Карлик Писарева вовсе не испытывает ущербности, когда его в качестве экзотического подарка в деревянном ящике доставляют к ногам куклы — Инфанты. Он подвижен и любопытен, он искренне рад забавлять прекрасную юную даму.  Не осознавая собственного уродства, счастливый в своём заблуждении, он принимает смех придворных за естественное веселье, забавы инфанты за подлинные романтические чувства. Его полный тихого восторга диалог с подаренными принцессой белыми розами – шедевр любовной лирики ХХ века – это мечтательное погружение в абсолютное счастье. Тем убийственнее осознание реальной действительности. Сценически это сделано просто и сильно: возникшее перед глазами Карлика зеркало буквально взрывается ослепительным белым светом, и мир рушится навсегда.  Проседают и обваливаются куклы, головы их повисают, юная инфанта становится кучей тряпья, даже у собаки отваливаются голова и нога. Страшное прозрение сыграно и спето Писаревым на пределе эмоциональности, но без малейшего наигрыша. А дальше – тишина. Уход Карлика за порог жизни под резкие окрики – встать и идти танцевать — естественен: существо, щедро одарённое талантом фантазировать прекрасное, любить и радоваться жизни просто не может больше существовать в этом мире.

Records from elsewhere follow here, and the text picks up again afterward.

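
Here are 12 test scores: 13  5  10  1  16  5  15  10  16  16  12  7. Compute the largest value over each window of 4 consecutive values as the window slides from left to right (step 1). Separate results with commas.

13, 16, 16, 16, 16, 16, 16, 16, 16

[13, 5, 10, 1] → max 13
[5, 10, 1, 16] → max 16
[10, 1, 16, 5] → max 16
[1, 16, 5, 15] → max 16
[16, 5, 15, 10] → max 16
[5, 15, 10, 16] → max 16
[15, 10, 16, 16] → max 16
[10, 16, 16, 12] → max 16
[16, 16, 12, 7] → max 16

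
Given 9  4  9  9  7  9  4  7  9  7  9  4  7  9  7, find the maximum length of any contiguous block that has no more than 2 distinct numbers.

[9] 1 distinct, len 1
[9, 4] 2 distinct, len 2
[9, 4, 9] 2 distinct, len 3
[9, 4, 9, 9] 2 distinct, len 4
[9, 9, 7] 2 distinct, len 3
[9, 9, 7, 9] 2 distinct, len 4
[9, 4] 2 distinct, len 2
[4, 7] 2 distinct, len 2
[7, 9] 2 distinct, len 2
[7, 9, 7] 2 distinct, len 3
[7, 9, 7, 9] 2 distinct, len 4
[9, 4] 2 distinct, len 2
[4, 7] 2 distinct, len 2
[7, 9] 2 distinct, len 2
[7, 9, 7] 2 distinct, len 3
Longest length with ≤2 distinct: 4.

4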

«Карлик» Сцена из спектакля

Что касается оркестровой составляющей целого вечера: в звучании «Иоланты» ничего, противоречащего Чайковскому не наблюдалось. Но и собственного, индивидуального отношения дирижера Карена Дурганяна к материалу — тоже.

«Карлику» повезло больше и здесь: смерть иллюзий сценически и музыкально оказалась убедительнее жизнеутверждения. Мощь созвучий оркестра Цемлинского явно увлекла маэстро. Все происходящее в партитуре и на сцене удачно срослось с его личным темпераментом. Правда, темперамент несколько захлестнул, подмяв под себя изысканную тонкость лирических фрагментов, из-за чего общая звучность оказалась красочной, яркой, но несколько однообразной. Однако, спасибо, что не равнодушно никакой.

«Карлик» Цемлинского – явление неординарное. Это совсем не тот случай, когда произведение выпадает из музыкального обихода по причине качественной второсортности. Но судьба его автора, жившего на остром рубеже политических и культурных эпох не была счастливой. Широкая музыкальная общественность и публика не оценили композитора по достоинству.  Хотя  круг его  учителей, учеников и друзей — Иоганнес Брамс, Густав Малер, Гуго фон Гофмансталь, Рихард Штраус, Арнольд Шенберг, Франц Шрекер, Эрих Вольфганг Корнгольд, Курт Вайль – это был  цвет немецко-австрийской творческой интеллигенции начала ХХ века, так сложилось, что поздний романтик,  владевший новым экспрессивным музыкальным языком своего времени, мастер  музыкально — театральной драматургии и оркестровки, мыслящий остро — эмоциональными категориями, Цемлинский  воспринимался радикальным авангардом как старомодный, а для аудитории, приверженной классике в его музыке было слишком много непривычного,  бьющего по нервам.  К счастью, в конце ХХ столетия на волне интереса к новому — хорошо забытому старому, Европа активно реабилитировала ценность творчества Цемлинского. Остается узнать её в полном объеме и нам в России. Начало положено.